Deru napasku berlomba dengan deru napas Andre setelah kami menaiki wahana roller coaster paling menakutkan. Jika tadi aku hanya mual, tidak dengan thunderbolt! Aku muntah dan sukses mengeluarkan semua isi perut hingga cairan kuning dari lambung. Jantungku bahkan tak hentinya berdegup kencang serta kedua kaki terasa begitu lemas tak bertulang. Sedangkan pria itu mengamati penuh kelelahan sambil meneguk botol mineral dengan cepat. Dia juga berteriak ketakutan bahkan sempat memanggil nama ibunya.

"Sekarang kita ke bianglala, aku ingin duduk sejenak di sana," kataku dengan suara gemetaran.

"Ide bagus, tidak ada area yang menantang adrenalin."

Diulur tangannya padaku dengan tatapan penuh harap bahwa aku harus percaya padanya. Ragu-ragu tapi kami sudah sejauh ini walau sedikit ada perdebatan tadi. Kuraih tangan itu, menggenggamnya tanpa takut lantas berjalan beriringan sambil sesekali mengejek tentang siapa yang paling takut.

Tak terasa waktu bergulir cepat dan berakhirnya permainan gila malam ini. Sembari duduk berdampingan di kotak besi bianglala, kami berdua menikmati suasana syahdu di Luna Park yang begitu indah dengan lampu warna-warni diikuti semilir angin yang menggoyangkan anak rambut. Kami berdua terdiam menikmati pemandangan indah yang hanya beberapa detik sebelum kami dibawa turun oleh mesin bianglala.

Mataku beralih pada garis siluet Andre yang masih sibuk menatapi lampu di bawah sambil sesekali tersenyum. Perlahan tapi pasti tangan kiriku menyentuh pipi kirinya membuat lelaki itu tercengang. Dia terdiam membiarkan jemariku meraba wajah yang terpahat begitu sempurna.

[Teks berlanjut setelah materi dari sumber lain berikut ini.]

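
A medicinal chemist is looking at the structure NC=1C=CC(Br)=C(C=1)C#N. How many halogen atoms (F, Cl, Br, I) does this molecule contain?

Halogen atoms appear at heavy-atom position 6 (1×Br).
Other groups present: 1 nitrile, 1 primary amine.
Halogen count: 1.

1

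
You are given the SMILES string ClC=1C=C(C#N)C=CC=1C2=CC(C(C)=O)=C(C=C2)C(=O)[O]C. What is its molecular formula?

C17H12ClNO3

Walk through each heavy atom and fill implicit hydrogens from standard valence (C 4, N 3, O 2, S 2, halogen 1):
  atom 1: Cl (halogen, monovalent) → 0 H
  atom 2: C, bond orders sum to 4 (valence 4) → 0 H
  atom 3: C, bond orders sum to 3 (valence 4) → 1 H
  atom 4: C, bond orders sum to 4 (valence 4) → 0 H
  atom 5: C, bond orders sum to 4 (valence 4) → 0 H
  atom 6: N, bond orders sum to 3 (valence 3) → 0 H
  atom 7: C, bond orders sum to 3 (valence 4) → 1 H
  atom 8: C, bond orders sum to 3 (valence 4) → 1 H
  atom 9: C, bond orders sum to 4 (valence 4) → 0 H
  atom 10: C, bond orders sum to 4 (valence 4) → 0 H
  atom 11: C, bond orders sum to 3 (valence 4) → 1 H
  atom 12: C, bond orders sum to 4 (valence 4) → 0 H
  atom 13: C, bond orders sum to 4 (valence 4) → 0 H
  atom 14: C, bond orders sum to 1 (valence 4) → 3 H
  atom 15: O, bond orders sum to 2 (valence 2) → 0 H
  atom 16: C, bond orders sum to 4 (valence 4) → 0 H
  atom 17: C, bond orders sum to 3 (valence 4) → 1 H
  atom 18: C, bond orders sum to 3 (valence 4) → 1 H
  atom 19: C, bond orders sum to 4 (valence 4) → 0 H
  atom 20: O, bond orders sum to 2 (valence 2) → 0 H
  atom 21: O with explicit H count 0
  atom 22: C, bond orders sum to 1 (valence 4) → 3 H
Totals → C:17, H:12, Cl:1, N:1, O:3.
In Hill order: C17H12ClNO3.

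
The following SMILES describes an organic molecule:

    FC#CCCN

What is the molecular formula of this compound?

C4H6FN

Walk through each heavy atom and fill implicit hydrogens from standard valence (C 4, N 3, O 2, S 2, halogen 1):
  atom 1: F (halogen, monovalent) → 0 H
  atom 2: C, bond orders sum to 4 (valence 4) → 0 H
  atom 3: C, bond orders sum to 4 (valence 4) → 0 H
  atom 4: C, bond orders sum to 2 (valence 4) → 2 H
  atom 5: C, bond orders sum to 2 (valence 4) → 2 H
  atom 6: N, bond orders sum to 1 (valence 3) → 2 H
Totals → C:4, H:6, F:1, N:1.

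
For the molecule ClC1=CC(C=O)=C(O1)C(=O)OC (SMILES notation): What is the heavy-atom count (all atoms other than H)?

Every atom symbol written in the SMILES (organic subset) is one heavy atom; implicit H are not written.
Heavy atoms by element → C:7, Cl:1, O:4.
Total: 12.

12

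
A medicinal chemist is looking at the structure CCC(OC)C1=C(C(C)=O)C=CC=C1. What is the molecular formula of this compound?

Walk through each heavy atom and fill implicit hydrogens from standard valence (C 4, N 3, O 2, S 2, halogen 1):
  atom 1: C, bond orders sum to 1 (valence 4) → 3 H
  atom 2: C, bond orders sum to 2 (valence 4) → 2 H
  atom 3: C, bond orders sum to 3 (valence 4) → 1 H
  atom 4: O, bond orders sum to 2 (valence 2) → 0 H
  atom 5: C, bond orders sum to 1 (valence 4) → 3 H
  atom 6: C, bond orders sum to 4 (valence 4) → 0 H
  atom 7: C, bond orders sum to 4 (valence 4) → 0 H
  atom 8: C, bond orders sum to 4 (valence 4) → 0 H
  atom 9: C, bond orders sum to 1 (valence 4) → 3 H
  atom 10: O, bond orders sum to 2 (valence 2) → 0 H
  atom 11: C, bond orders sum to 3 (valence 4) → 1 H
  atom 12: C, bond orders sum to 3 (valence 4) → 1 H
  atom 13: C, bond orders sum to 3 (valence 4) → 1 H
  atom 14: C, bond orders sum to 3 (valence 4) → 1 H
Totals → C:12, H:16, O:2.

C12H16O2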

Lelaki ini dengan segala argumennya mampu menguras kesabaran. Entah angin apa yang bisa membuatnya tertarik dengan seorang gadis sepertiku. Dan baru tersadar pula bahwa debaran di dada ini tak bisa berhenti begitu saja tiap kali di dekat Andre. Anehnya, getaran di dada itu tak menimbulkan reaksi hebat seperti sebelum-sebelumnya melainkan menciptakan gelenyar aneh yang membuat bibir ini tak bisa berhenti tersenyum.

"Terima kasih."

Hanya itu kalimat yang keluar dari mulutku. Ucapan sederhana atas perlakuannya dan sikap protektif yang masih menjadi misteri. Andre tersenyum lalu memegang tanganku yang masih menempel di wajahnya tanpa berkata apa pun. Mungkin terbawa suasana, tanpa sadar wajah kami semakin dekat dan dekat. Kedua mataku memandangi bibir merahnya lalu menutup mata kala bibir kami berhasil bersatu.

Tuhan, apakah aku boleh merasakan hal bahagia seperti ini? Jika ya, bisakah kau hentikan waktu untukku bisa mengenalnya lebih jauh, Tuhan.